In materia di bonus si sprofonda nel farsesco. Giustamente da anni il centrodestra accusa i grillini di aver utilizzato il reddito di cittadinanza e il superbonus 110% sulle ristrutturazioni edilizie per mantenere i consensi, definendo entrambe le misure dannose per le casse dello Stato. Quante volte è stato detto che di fatto quei soldi sono stati buttati dalla finestra, cioè destinati ad aiuti infruttuosi sul piano della crescita e quindi prettamente clientelari? Tutto, quindi, ci sarebbe aspettato da questo governo fuorchè il rinnovo del bonus edilizio, sia pure al 50% sulla prima casa e al 36% sulla seconda. Anche il bonus 50% su mobili ed elettrodomestici viene confermato, per compiacere le aziende del settore. Ma perché questo settore sì e altri no?

Senza contare che nel Mezzogiorno, nonostante l’inutilità conclamata di tanti interventi assistenzialistici che nulla hanno fatto per il rilancio economico di quelle regioni, il governo ha confermato gli incentivi finalizzati all’occupazione dei giovani e delle lavoratrici. Tutti soldi a pioggia per mantenere le clientele elettorali.

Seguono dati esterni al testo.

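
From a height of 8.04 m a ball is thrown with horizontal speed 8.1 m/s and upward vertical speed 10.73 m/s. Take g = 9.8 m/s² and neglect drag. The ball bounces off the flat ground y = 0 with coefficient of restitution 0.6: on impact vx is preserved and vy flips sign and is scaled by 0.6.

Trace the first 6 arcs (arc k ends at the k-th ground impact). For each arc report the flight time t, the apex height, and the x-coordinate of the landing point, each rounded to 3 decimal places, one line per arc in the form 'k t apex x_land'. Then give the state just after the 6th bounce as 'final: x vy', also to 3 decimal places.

Arc 1: start y=8.040, vy=10.730 → t=2.780, apex=13.914, x_land=22.518, impact vy=-16.514
  bounce: vy ← 0.6·16.514 = 9.908
Arc 2: start y=0.000, vy=9.908 → t=2.022, apex=5.009, x_land=38.897, impact vy=-9.908
  bounce: vy ← 0.6·9.908 = 5.945
Arc 3: start y=0.000, vy=5.945 → t=1.213, apex=1.803, x_land=48.725, impact vy=-5.945
  bounce: vy ← 0.6·5.945 = 3.567
Arc 4: start y=0.000, vy=3.567 → t=0.728, apex=0.649, x_land=54.622, impact vy=-3.567
  bounce: vy ← 0.6·3.567 = 2.140
Arc 5: start y=0.000, vy=2.140 → t=0.437, apex=0.234, x_land=58.160, impact vy=-2.140
  bounce: vy ← 0.6·2.140 = 1.284
Arc 6: start y=0.000, vy=1.284 → t=0.262, apex=0.084, x_land=60.282, impact vy=-1.284
  bounce: vy ← 0.6·1.284 = 0.770

1 2.780 13.914 22.518
2 2.022 5.009 38.897
3 1.213 1.803 48.725
4 0.728 0.649 54.622
5 0.437 0.234 58.160
6 0.262 0.084 60.282
final: 60.282 0.770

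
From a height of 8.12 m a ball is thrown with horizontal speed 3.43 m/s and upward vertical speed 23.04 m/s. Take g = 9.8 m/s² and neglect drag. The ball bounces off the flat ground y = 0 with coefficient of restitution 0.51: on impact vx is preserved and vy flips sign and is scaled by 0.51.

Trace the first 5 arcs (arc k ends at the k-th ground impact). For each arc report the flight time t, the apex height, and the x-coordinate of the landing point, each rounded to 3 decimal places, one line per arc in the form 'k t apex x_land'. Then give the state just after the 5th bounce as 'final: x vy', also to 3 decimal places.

Arc 1: start y=8.120, vy=23.040 → t=5.031, apex=35.204, x_land=17.258, impact vy=-26.268
  bounce: vy ← 0.51·26.268 = 13.397
Arc 2: start y=0.000, vy=13.397 → t=2.734, apex=9.156, x_land=26.635, impact vy=-13.397
  bounce: vy ← 0.51·13.397 = 6.832
Arc 3: start y=0.000, vy=6.832 → t=1.394, apex=2.382, x_land=31.418, impact vy=-6.832
  bounce: vy ← 0.51·6.832 = 3.484
Arc 4: start y=0.000, vy=3.484 → t=0.711, apex=0.619, x_land=33.857, impact vy=-3.484
  bounce: vy ← 0.51·3.484 = 1.777
Arc 5: start y=0.000, vy=1.777 → t=0.363, apex=0.161, x_land=35.101, impact vy=-1.777
  bounce: vy ← 0.51·1.777 = 0.906

1 5.031 35.204 17.258
2 2.734 9.156 26.635
3 1.394 2.382 31.418
4 0.711 0.619 33.857
5 0.363 0.161 35.101
final: 35.101 0.906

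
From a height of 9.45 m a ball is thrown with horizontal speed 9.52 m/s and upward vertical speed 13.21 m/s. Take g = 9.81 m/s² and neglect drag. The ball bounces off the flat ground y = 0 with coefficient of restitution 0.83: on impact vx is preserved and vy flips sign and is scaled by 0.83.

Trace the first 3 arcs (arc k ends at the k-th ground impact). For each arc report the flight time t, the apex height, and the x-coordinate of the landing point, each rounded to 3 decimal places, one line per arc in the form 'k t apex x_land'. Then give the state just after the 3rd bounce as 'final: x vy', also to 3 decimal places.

Arc 1: start y=9.450, vy=13.210 → t=3.280, apex=18.344, x_land=31.230, impact vy=-18.971
  bounce: vy ← 0.83·18.971 = 15.746
Arc 2: start y=0.000, vy=15.746 → t=3.210, apex=12.637, x_land=61.792, impact vy=-15.746
  bounce: vy ← 0.83·15.746 = 13.069
Arc 3: start y=0.000, vy=13.069 → t=2.665, apex=8.706, x_land=87.158, impact vy=-13.069
  bounce: vy ← 0.83·13.069 = 10.848

1 3.280 18.344 31.230
2 3.210 12.637 61.792
3 2.665 8.706 87.158
final: 87.158 10.848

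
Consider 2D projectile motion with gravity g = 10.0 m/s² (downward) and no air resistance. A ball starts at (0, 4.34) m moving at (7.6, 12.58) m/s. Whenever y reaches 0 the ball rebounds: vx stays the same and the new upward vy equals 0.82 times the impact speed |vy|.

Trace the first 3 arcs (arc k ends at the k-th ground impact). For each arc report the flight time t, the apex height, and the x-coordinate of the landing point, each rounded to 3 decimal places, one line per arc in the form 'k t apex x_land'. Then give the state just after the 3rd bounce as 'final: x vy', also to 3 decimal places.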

Positivo, invece, il taglio alle spese dei ministeri, che dovranno spendere in media il 5% in meno di quanto non abbiano fatto quest’anno. Ma le spese correnti delle amministrazioni dello Stato sono in parte oculate e funzionali al perseguimento del bene comune, in parte dissennate e finalizzate all’elargizione di prebende, consulenze inutili e mancette ai portatori di interessi e di voti. Si spera che il taglio possa riguardare questa seconda voce di spesa, anziché la prima.

Tutto questo per dire che il governo Meloni continua a commettere errori ma navigando nel deserto e senza veri avversari, perché le opposizioni, peraltro divise e rissose, non hanno proposte politiche alternative e sperano solo nell’offensiva giudiziaria e nelle incursioni di altri poteri in grado di dare la spallata all’esecutivo.

Una situazione che non lascia presagire nulla di buono, anche perché il debito pubblico continua a salire e il fardello che le nuove generazioni si troveranno sulle spalle rischia di far esplodere conflitti sociali e territoriali ai quali non saremmo in alcun modo preparati.